After in effect having unilaterally disarmed their countries because they imagined soft power to be nobler than the hard variety and because, in any event, the North Americans would always be there to protect them from harm, the Europeans are simply too weak to do much more than wring their hands and offer to help after a simulacrum of peace is restored. As for the Chinese, while they will want to take advantage of their big rival’s inability to bring down the Iranian regime using air power alone, they would surely be happy to see such a dangerous trouble-maker definitively removed from a region in which they have many strategic interests.
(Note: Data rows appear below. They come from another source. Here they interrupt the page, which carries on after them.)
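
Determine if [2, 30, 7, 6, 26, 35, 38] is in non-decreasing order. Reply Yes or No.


Check consecutive pairs:
  2 <= 30? True
  30 <= 7? False
  7 <= 6? False
  6 <= 26? True
  26 <= 35? True
  35 <= 38? True
2 consecutive pair(s) are out of order, so the list is not sorted.
Final answer: No


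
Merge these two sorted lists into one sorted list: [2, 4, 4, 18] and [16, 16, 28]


List A: [2, 4, 4, 18]
List B: [16, 16, 28]
Repeatedly compare the front elements and take the smaller:
  2 vs 16 -> take 2
  4 vs 16 -> take 4
  4 vs 16 -> take 4
  18 vs 16 -> take 16
  18 vs 16 -> take 16
  18 vs 28 -> take 18
  A is exhausted; append the rest of B: [28]
Final answer: [2, 4, 4, 16, 16, 18, 28]


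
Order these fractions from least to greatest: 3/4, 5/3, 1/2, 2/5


Convert to decimal for comparison:
  3/4 = 0.75
  5/3 = 1.6667
  1/2 = 0.5
  2/5 = 0.4
Decimals in increasing order: 0.4 < 0.5 < 0.75 < 1.6667
Writing each back as its fraction gives the sorted order.
Final answer: 2/5, 1/2, 3/4, 5/3


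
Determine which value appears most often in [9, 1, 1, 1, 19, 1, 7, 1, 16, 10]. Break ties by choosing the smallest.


Count the frequency of each value:
  1 appears 5 time(s)
  7 appears 1 time(s)
  9 appears 1 time(s)
  10 appears 1 time(s)
  16 appears 1 time(s)
  19 appears 1 time(s)
Maximum frequency is 5.
Only 1 reaches that frequency, so it is the mode.
Final answer: 1


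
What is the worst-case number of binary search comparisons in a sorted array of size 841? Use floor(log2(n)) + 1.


Binary search halves the search space each step.
Maximum comparisons = floor(log2(841)) + 1
log2(841) = 9.716
floor(log2(841)) = 9, so 9 + 1 = 10
Final answer: 10


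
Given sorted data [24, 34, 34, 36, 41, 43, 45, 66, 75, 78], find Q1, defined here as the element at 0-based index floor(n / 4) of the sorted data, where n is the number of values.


The list has n = 10 elements.
Q1 index = floor(10 / 4) = floor(2.5) = 2
Counting from index 0 in the sorted data, the element at index 2 is 34.
Final answer: 34


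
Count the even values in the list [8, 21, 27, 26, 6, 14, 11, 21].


Check each element:
  8 is even
  21 is odd
  27 is odd
  26 is even
  6 is even
  14 is even
  11 is odd
  21 is odd
Evens: [8, 26, 6, 14]
Count of evens = 4
Final answer: 4


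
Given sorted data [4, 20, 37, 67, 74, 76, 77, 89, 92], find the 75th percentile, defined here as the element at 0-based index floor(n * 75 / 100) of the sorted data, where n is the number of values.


The dataset has n = 9 elements.
Index = floor(9 * 75 / 100) = floor(675 / 100) = floor(6.75) = 6
Counting from index 0 in the sorted data, the element at index 6 is 77.
Final answer: 77


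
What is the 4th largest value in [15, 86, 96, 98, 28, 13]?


Sort descending: [98, 96, 86, 28, 15, 13]
The 4th element (1-indexed) is at index 3.
Value = 28
Final answer: 28


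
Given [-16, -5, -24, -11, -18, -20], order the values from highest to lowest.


Original list: [-16, -5, -24, -11, -18, -20]
Repeatedly take the largest remaining element:
  Remaining [-16, -5, -24, -11, -18, -20] -> largest is -5
  Remaining [-16, -24, -11, -18, -20] -> largest is -11
  Remaining [-16, -24, -18, -20] -> largest is -16
  Remaining [-24, -18, -20] -> largest is -18
  Remaining [-24, -20] -> largest is -20
  Remaining [-24] -> largest is -24
Collecting the picks in order gives the descending list.
Final answer: [-5, -11, -16, -18, -20, -24]


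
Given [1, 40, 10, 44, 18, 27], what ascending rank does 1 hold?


Sort ascending: [1, 10, 18, 27, 40, 44]
Find 1 in the sorted list.
1 is at position 1 (1-indexed).
Final answer: 1


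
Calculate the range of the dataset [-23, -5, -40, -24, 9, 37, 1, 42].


Maximum value: 42
Minimum value: -40
Range = 42 - (-40) = 82
Final answer: 82


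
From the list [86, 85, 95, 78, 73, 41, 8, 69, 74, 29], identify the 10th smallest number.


Sort ascending: [8, 29, 41, 69, 73, 74, 78, 85, 86, 95]
The 10th element (1-indexed) is at index 9.
Value = 95
Final answer: 95


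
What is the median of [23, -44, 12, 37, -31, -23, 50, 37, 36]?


First, sort the list: [-44, -31, -23, 12, 23, 36, 37, 37, 50]
The list has 9 elements (odd count).
The middle index is 4 (0-based), and the element there is 23.
Final answer: 23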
Almost half a century ago, few people in the West understood that the fall of the Shah and his replacement by the Ayatollah Ruhollah Khomeini could have some far-reaching implications. Most progressives assumed it was just another positive development in the rebellion against cultural imperialism by what was then called “the Third World” and that it would not affect them personally in any way. They certainly did not see it as evidence that Islamic militancy was beginning to gain strength and that, as time went by, it would pose a serious challenge to Western societies.
After all, as those interested in such exotic matters pointed out, Khomeini was a Shiite and therefore a sworn enemy of the Sunnites, so his influence would surely be limited to Iran and parts of Iraq. Few were impressed by the ritual screaming of “death to Israel” and “death to America” by huge crowds mobilised by the regime. The majority assumption was, and remains, that holy war or Jihad is an out-dated medieval concept that nobody living today could possibly take seriously.
That was the case for a long time when the superiority of Western ways seemed part of the natural order of things, but those days now belong to the past. In much of Europe, apologetic governments led by politicians who take pride in their willingness to express contempt for the societies they were born in have grown accustomed to making concession after concession to supposedly representative Muslim groups in the belief that pandering to grievance-mongers will foster social harmony. In some places it may, but it also makes many people feel that Islam is on the march, an impression that naturally encourages the faithful, especially the more aggressive among them, to demand far more, but alarms unbelievers and by doing so raises inter-communal tensions.
For many years, the Iranian regime and, in a slightly subtler manner, some Sunnite governments, have taken advantage of the West’s eagerness to embrace multiculturalism by, among other things, investing in the world’s most prestigious universities. They have lavishly endowed study programmes designed to promote the idea that only racists think that Islam is such an all-encompassing and authoritarian creed that it cannot be made compatible with democracy.
In this endeavour they have been remarkably successful. It was not because Trump failed to consult them before bombarding Iran that European governments refused to help the United States remove a regime that at home slaughters protestors by the tens of thousands and vigorously promotes terrorism abroad, as well as openly seeking to wipe out another sovereign country, but because they all feared the predictably furious reaction of their Muslim populations and their many left-wing allies who for years have been staging in major cities large demonstrations in which they protest against the continued existence of Israel.